Ukraine president agrees truce with opponents
Updated: 2014-02-20 10:35
KIEV - Ukrainian President Viktor Yanukovich said he had reached agreement with opposition leaders on a "truce" to halt fighting that has killed 26 people.
A statement on the presidential website announced an accord for "the start to negotiations with the aim of ending bloodshed, and stabilizing the situation in the state in the interest of social peace."
Responding cautiously, US President Barack Obama deemed the truce a "welcome step forward," but said the White House will continue to monitor the situation closely to "ensure that actions mirror words."
A tense stand-off between protesters and riot police continued early on Thursday in Kiev, where the foreign ministers of France, Germany and Poland will later meet Yanukovich before returning to Brussels for a meeting of all 28 European Union foreign ministers to decide on targeted sanctions against those deemed responsible for the violence.
Yanukovich had denounced the bloodshed in central Kiev, where protesters have been dug in for almost three months since he spurned a trade deal with the European Union in favor of closer Russian ties, as an attempted coup.
His security service said it had launched a nationwide "anti-terrorist operation" after arms and ammunition dumps were looted.
The violence, the worst since Ukraine's independence from the Soviet Union 22 years ago, provoked a chorus of condemnation from the West.
EU ambassadors discussed a series of possible steps including asset freezes and travel bans in talks on Wednesday, even though some diplomats have doubts about the effectiveness of such sanctions.
"The European Union will respond to the deterioration on the ground, including via targeted measures," European Council President Herman Van Rompuy said in a statement, while holding out the possibility of trade and political agreement with Ukraine if it meets goals agreed with the EU.
Jumping out ahead of its EU allies, Washington late on Wednesday imposed US visa bans on 20 Ukrainian government officials it considered "responsible for ordering human rights abuses related to political oppression," a senior State Department official said.
"These individuals represent the full chain of command we consider responsible for ordering the security forces to move against" the protesters, the official said.
While declining to name those affected by the bans, which bar them from applying for visas to travel to the United States, the US official said the restrictions were easily reversible if the situation improved.
While EU officials said they were considering targeted sanctions for the "unjustified use of excessive force by the Ukrainian authorities," they noted Yanukovich himself would be excluded from such measures in order to keep channels of dialogue open.
As well as asset freezes and visa bans, ministers will discuss measures to stop riot gear and other equipment being exported to Ukraine and could consider arms restrictions.
The United States, going head to head with Russia in a dispute heavy with echoes of the Cold War, had urged Yanukovich to pull back riot police, call a truce and talk to the opposition.

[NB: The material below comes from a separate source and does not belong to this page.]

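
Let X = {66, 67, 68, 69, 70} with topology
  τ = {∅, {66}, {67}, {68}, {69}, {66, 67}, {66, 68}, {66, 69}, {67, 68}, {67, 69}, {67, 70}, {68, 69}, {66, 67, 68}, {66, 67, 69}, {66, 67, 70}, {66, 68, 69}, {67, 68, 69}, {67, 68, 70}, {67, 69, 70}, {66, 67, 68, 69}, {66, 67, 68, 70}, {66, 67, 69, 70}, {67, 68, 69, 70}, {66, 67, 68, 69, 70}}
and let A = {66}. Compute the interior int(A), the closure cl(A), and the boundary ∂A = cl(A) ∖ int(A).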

But Washington appears to have little direct leverage in the crisis.
Despite that, the Obama administration has invited the leaders of Georgia and Moldova to visit Washington in the next two weeks, congressional aides said on Wednesday, in what appeared to be an effort to show US support for neighbors of Russia concerned about the crisis in Ukraine.
While attending a North American summit in Mexico, Obama called on Ukraine's armed forces to stay out of the conflict and warned there would be consequences for those who "step over the line." The Pentagon said Ukrainian military intervention would harm "our defense relationship."
Reflecting pessimism about the chances for Ukrainian reconciliation after months of internal conflict, a senior US official said the truce declared late on Wednesday was a good sign, but "chances are not good that this is going to work."
The sprawling country of 46 million, with an ailing economy and endemic corruption, is the object of a tug-of-war at a global level between Moscow and the West. But the struggle was played out at close quarters, hand to hand, in fighting through Tuesday night on Kiev's Independence Square, or Maidan.
Russian Foreign Minister Sergei Lavrov blamed the West for encouraging opposition radicals "to act outside of the law."
Fires are still blazing along the barricaded frontline between the protesters and riot police, but there was no immediate sign of a repetition of Tuesday's violence.
Moscow had announced on Monday it would resume stalled aid to Kiev, pledging $2 billion just hours before the crackdown began. The money has not yet arrived, and a Ukrainian government source said it had been delayed till Friday "for technical reasons."
Ukraine's hryvnia currency, flirting with its lowest levels since the global financial crisis five years ago, weakened to more than 9 per dollar for the second time this month.